🤖 AI Summary
This work addresses the challenge of flexibly guiding pretrained visuomotor policies at test time to satisfy user preferences unseen during training, without requiring retraining. The authors propose ReStruct, a method that decouples a learned policy into a high-level state-machine skeleton and a low-level frozen residual controller. User preferences—such as object-centric specifications or temporal logic constraints—are incorporated into the task structure via synchronous product operations, enabling physically feasible and logically consistent behavior redirection. ReStruct is the first approach to support a broad range of inference-time preference guidance without fine-tuning or expert intervention.

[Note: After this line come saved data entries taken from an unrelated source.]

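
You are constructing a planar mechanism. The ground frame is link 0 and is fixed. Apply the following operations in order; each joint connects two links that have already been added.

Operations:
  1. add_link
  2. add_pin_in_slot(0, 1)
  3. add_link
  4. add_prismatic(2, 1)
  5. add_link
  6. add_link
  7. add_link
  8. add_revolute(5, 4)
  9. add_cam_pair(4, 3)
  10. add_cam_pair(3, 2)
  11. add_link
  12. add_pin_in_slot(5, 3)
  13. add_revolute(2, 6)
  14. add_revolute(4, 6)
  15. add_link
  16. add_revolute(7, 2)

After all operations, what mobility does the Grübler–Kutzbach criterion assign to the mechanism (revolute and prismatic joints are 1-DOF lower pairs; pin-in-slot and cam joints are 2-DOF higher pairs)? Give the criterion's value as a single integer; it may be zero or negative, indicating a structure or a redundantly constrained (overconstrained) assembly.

M = 7

L=1 J1=0 J2=0
add link → L=2 J1=0 J2=0
PS@0,1 dof=2 J2 → L=2 J1=0 J2=1
add link → L=3 J1=0 J2=1
P@2,1 dof=1 J1 → L=3 J1=1 J2=1
add link → L=4 J1=1 J2=1
add link → L=5 J1=1 J2=1
add link → L=6 J1=1 J2=1
R@5,4 dof=1 J1 → L=6 J1=2 J2=1
C@4,3 dof=2 J2 → L=6 J1=2 J2=2
C@3,2 dof=2 J2 → L=6 J1=2 J2=3
add link → L=7 J1=2 J2=3
PS@5,3 dof=2 J2 → L=7 J1=2 J2=4
R@2,6 dof=1 J1 → L=7 J1=3 J2=4
R@4,6 dof=1 J1 → L=7 J1=4 J2=4
add link → L=8 J1=4 J2=4
R@7,2 dof=1 J1 → L=8 J1=5 J2=4
M=3(L−1)−2J1−J2=3·7−2·5−4=7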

Evaluated in both simulation and real-world environments, it achieves up to a 25% improvement in task success rate and preference adherence over existing methods, including vision-language-action (VLA) models.
📝 Abstract
A central challenge in deploying learned robot policies is inference-time behavior steering: redirecting a policy at test time to satisfy user preferences not anticipated during training, without retraining. Existing methods fail in two modes: end-to-end methods require fine-tuning or expert-level guidance, while neuro-symbolic methods rely on predefined symbols whose edits can result in logically reasonable but physically infeasible plans. To address this challenge, we propose ReStruct, which builds upon a neural automaton policy that decomposes a visuomotor policy into a high-level state-machine skeleton capturing task structure and a low-level continuous controller represented as a residual policy. Specifically, ReStruct adopts the automaton to represent the preference and incorporates it into the skeleton through a synchronous product, thereby reconfiguring the task structure. With the controller kept frozen, the action priors provided by the skeleton are updated accordingly to enable physically-aware control under a modified task structure. Extensive experiments from simulation and real-world show that ReStruct steers a wide range of preferences, from object-centric specifications to temporal-logic constraints, and after steering surpasses existing methods, exceeding VLA models in both task success and preference-following by up to 25%.